A top reformist deputy in the State Duma on Thursday slammed the 1995 draft budget, saying that it was unrealistic and that the war in Chechnya was throwing it even further off target.


Former finance minister Boris Fyodorov told a news conference that his 30-member faction of radical democrats, which opposed the government's budget in its successful first reading last week, would not vote for it in any of the remaining three readings.


"The draft budget is clearly unrealistic and doomed," Fyodorov said. "It is absolutely impossible to bring down inflation without a radical tax reform and drastic changes in the customs and border guard services."


In the first reading the Duma approved the framework of the draft budget -- including a forecast monthly inflation rate of 3 to 4 percent next year -- by 231 votes to 127, six more than the minimum necessary for passage.


Fyodorov said he was sure that the question of confidence in the government would come up in the future budget debate, echoing predictions by other liberals like Yegor Gaidar, leader of the Russia's Choice faction.


The former minister's opposition to the budget now stems from more than dissatisfaction with the concessions the government is willing to make to lobby groups, compromising its declared anti-inflationary policy.
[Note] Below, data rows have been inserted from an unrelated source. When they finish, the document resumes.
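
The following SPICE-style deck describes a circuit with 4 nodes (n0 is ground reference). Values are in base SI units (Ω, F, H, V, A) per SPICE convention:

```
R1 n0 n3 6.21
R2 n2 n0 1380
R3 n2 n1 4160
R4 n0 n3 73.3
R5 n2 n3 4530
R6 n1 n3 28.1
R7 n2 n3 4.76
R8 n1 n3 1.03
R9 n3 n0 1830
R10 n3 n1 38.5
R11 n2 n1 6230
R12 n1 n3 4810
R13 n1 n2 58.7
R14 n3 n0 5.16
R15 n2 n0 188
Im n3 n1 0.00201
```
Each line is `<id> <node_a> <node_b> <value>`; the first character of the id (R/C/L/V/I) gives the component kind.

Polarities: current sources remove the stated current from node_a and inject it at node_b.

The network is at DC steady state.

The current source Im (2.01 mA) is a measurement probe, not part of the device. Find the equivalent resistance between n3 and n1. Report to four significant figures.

R_eq = 0.9535 Ω

MNA unknowns: 3 node voltages V₁..V_3
R1: Y=0.1610 on G[0,3]
R2: Y=0.0007246 on G[2,0]
R3: Y=0.0002404 on G[2,1]
R4: Y=0.01364 on G[0,3]
R5: Y=0.0002208 on G[2,3]
R6: Y=0.03559 on G[1,3]
R7: Y=0.2101 on G[2,3]
R8: Y=0.9709 on G[1,3]
R9: Y=0.0005464 on G[3,0]
R10: Y=0.02597 on G[3,1]
R11: Y=0.0001605 on G[2,1]
R12: Y=0.0002079 on G[1,3]
R13: Y=0.01704 on G[1,2]
R14: Y=0.1938 on G[3,0]
R15: Y=0.005319 on G[2,0]
Im: z[3]−=0.00201, z[1]+=0.00201
solve → V1=0.001914, V2=0.0001407, V3=-2.304e-06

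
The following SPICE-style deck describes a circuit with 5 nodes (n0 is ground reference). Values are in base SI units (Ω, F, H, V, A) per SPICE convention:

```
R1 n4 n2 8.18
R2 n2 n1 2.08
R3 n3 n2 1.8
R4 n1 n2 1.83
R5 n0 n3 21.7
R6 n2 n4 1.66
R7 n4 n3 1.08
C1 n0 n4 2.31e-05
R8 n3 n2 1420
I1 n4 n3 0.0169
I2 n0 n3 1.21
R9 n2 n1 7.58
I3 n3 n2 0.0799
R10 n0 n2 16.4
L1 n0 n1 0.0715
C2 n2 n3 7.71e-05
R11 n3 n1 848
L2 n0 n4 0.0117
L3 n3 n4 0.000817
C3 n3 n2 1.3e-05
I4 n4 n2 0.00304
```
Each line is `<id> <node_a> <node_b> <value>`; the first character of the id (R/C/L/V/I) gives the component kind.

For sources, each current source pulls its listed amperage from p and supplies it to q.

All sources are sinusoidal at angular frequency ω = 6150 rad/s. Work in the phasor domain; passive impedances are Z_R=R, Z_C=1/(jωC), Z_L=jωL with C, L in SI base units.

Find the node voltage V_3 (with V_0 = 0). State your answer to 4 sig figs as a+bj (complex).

4.941-5.270j V

Element admittances at ω=6150 rad/s:
  Y(R1) = 0.1222+0.000j S between n4,n2
  Y(R2) = 0.4808+0.000j S between n2,n1
  Y(R3) = 0.5556+0.000j S between n3,n2
  Y(R4) = 0.5464+0.000j S between n1,n2
  Y(R5) = 0.04608+0.000j S between n0,n3
  Y(R6) = 0.6024+0.000j S between n2,n4
  Y(R7) = 0.9259+0.000j S between n4,n3
  Y(C1) = 0.000+0.1421j S between n0,n4
  Y(R8) = 0.0007042+0.000j S between n3,n2
  I1: injects 0.0169 A into n3 (from n4)
  I2: injects 1.21 A into n3 (from n0)
  Y(R9) = 0.1319+0.000j S between n2,n1
  I3: injects 0.0799 A into n2 (from n3)
  Y(R10) = 0.06098+0.000j S between n0,n2
  Y(L1) = 0.000-0.002274j S between n0,n1
  Y(C2) = 0.000+0.4742j S between n2,n3
  Y(R11) = 0.001179+0.000j S between n3,n1
  Y(L2) = 0.000-0.01390j S between n0,n4
  Y(L3) = 0.000-0.1990j S between n3,n4
  Y(C3) = 0.000+0.07995j S between n3,n2
  I4: injects 0.00304 A into n2 (from n4)
Assemble and solve the 4×4 MNA system:
  V(n1)=4.587-5.029j  V(n2)=4.576-5.038j  V(n3)=4.941-5.270j  V(n4)=4.373-5.576j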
Fyodorov said the Chechen war expenditure could ruin next year's budget altogether.


"We do not have exact statistics, but our calculations show that the war costs 100 billion rubles ($28.5 million) a day," Fyodorov said.


His remarks echoed Gaidar's statement Wednesday, when the reformist leader asserted that government ministers who are members of his faction believed that the war was crippling for next year's budget.
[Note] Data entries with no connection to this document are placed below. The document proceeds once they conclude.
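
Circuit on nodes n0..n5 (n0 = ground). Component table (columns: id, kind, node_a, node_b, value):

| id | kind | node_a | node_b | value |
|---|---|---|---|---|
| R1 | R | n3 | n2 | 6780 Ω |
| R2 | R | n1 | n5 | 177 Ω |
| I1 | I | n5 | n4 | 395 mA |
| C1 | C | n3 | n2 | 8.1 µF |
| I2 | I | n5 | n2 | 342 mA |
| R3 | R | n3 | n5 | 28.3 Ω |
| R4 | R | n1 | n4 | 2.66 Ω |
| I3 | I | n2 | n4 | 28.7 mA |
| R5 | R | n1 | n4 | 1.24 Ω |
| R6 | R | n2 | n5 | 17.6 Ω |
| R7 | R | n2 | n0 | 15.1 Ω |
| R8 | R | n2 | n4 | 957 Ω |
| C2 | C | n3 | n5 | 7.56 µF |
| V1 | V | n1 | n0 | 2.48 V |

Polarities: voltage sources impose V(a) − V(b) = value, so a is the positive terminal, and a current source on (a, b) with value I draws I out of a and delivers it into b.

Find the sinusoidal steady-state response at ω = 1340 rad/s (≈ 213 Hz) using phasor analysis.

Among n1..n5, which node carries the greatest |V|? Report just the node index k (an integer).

MNA unknowns: 5 node voltages V₁..V_5 plus 1 source current (V1)
R1: Y=0.0001475+0.000j on G[3,2]
R2: Y=0.005650+0.000j on G[1,5]
I1: z[5]−=0.395, z[4]+=0.395
C1: Y=0.000+0.01085j on G[3,2]
I2: z[5]−=0.342, z[2]+=0.342
R3: Y=0.03534+0.000j on G[3,5]
R4: Y=0.3759+0.000j on G[1,4]
I3: z[2]−=0.0287, z[4]+=0.0287
R5: Y=0.8065+0.000j on G[1,4]
R6: Y=0.05682+0.000j on G[2,5]
R7: Y=0.06623+0.000j on G[2,0]
R8: Y=0.001045+0.000j on G[2,4]
C2: Y=0.000+0.01013j on G[3,5]
V1: row V1−V0=2.48, i_V1 at 1,0
solve → V1=2.480+0.000j, V2=-4.765-0.1174j, V3=-13.47+3.547j, V4=2.832-0.0001036j, V5=-15.25+1.398j
aux → i_V1=0.3156+0.007773j

5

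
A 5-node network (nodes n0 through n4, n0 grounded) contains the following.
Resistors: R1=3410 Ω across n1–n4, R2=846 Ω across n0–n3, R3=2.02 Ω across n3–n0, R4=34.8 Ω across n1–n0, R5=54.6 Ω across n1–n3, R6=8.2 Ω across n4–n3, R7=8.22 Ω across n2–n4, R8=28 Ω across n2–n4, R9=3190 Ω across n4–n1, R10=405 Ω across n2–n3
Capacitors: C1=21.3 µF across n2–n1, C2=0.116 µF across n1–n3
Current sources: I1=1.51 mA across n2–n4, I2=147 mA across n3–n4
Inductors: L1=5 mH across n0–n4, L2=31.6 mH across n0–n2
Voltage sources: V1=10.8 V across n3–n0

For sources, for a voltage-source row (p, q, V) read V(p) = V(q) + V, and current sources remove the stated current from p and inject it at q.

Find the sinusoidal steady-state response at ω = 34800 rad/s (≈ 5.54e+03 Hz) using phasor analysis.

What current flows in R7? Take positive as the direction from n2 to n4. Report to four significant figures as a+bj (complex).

-0.1647-0.009840j A

MNA unknowns: 4 node voltages V₁..V_4 plus 1 source current (V1)
R1: Y=0.0002933+0.000j on G[1,4]
R2: Y=0.001182+0.000j on G[0,3]
R3: Y=0.4950+0.000j on G[3,0]
C1: Y=0.000+0.7412j on G[2,1]
I1: z[2]−=0.00151, z[4]+=0.00151
R4: Y=0.02874+0.000j on G[1,0]
I2: z[3]−=0.147, z[4]+=0.147
C2: Y=0.000+0.004037j on G[1,3]
R5: Y=0.01832+0.000j on G[1,3]
R6: Y=0.1220+0.000j on G[4,3]
R7: Y=0.1217+0.000j on G[2,4]
L1: Y=0.000-0.005747j on G[0,4]
R8: Y=0.03571+0.000j on G[2,4]
R9: Y=0.0003135+0.000j on G[4,1]
L2: Y=0.000-0.0009094j on G[0,2]
R10: Y=0.002469+0.000j on G[2,3]
V1: row V3−V0=10.8, i_V1 at 3,0
solve → V1=8.864+0.5901j, V2=8.891+0.2986j, V3=10.80+0.000j, V4=10.25+0.3795j
aux → i_V1=-5.616+0.05001j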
Gaidar said the ministers had shared with him some confidential figures showing that more had already been spent on the operation than the government officially admits.


Finance Minister Vladimir Panskov told reporters last week that the Chechen operation had cost Russia 400 billion rubles. More recent official figures were not available.


Even Panskov, however, was worried about the possible effect of the war on the 1995 expenditures.


"We're hoping it won't last much longer," Panskov told reporters.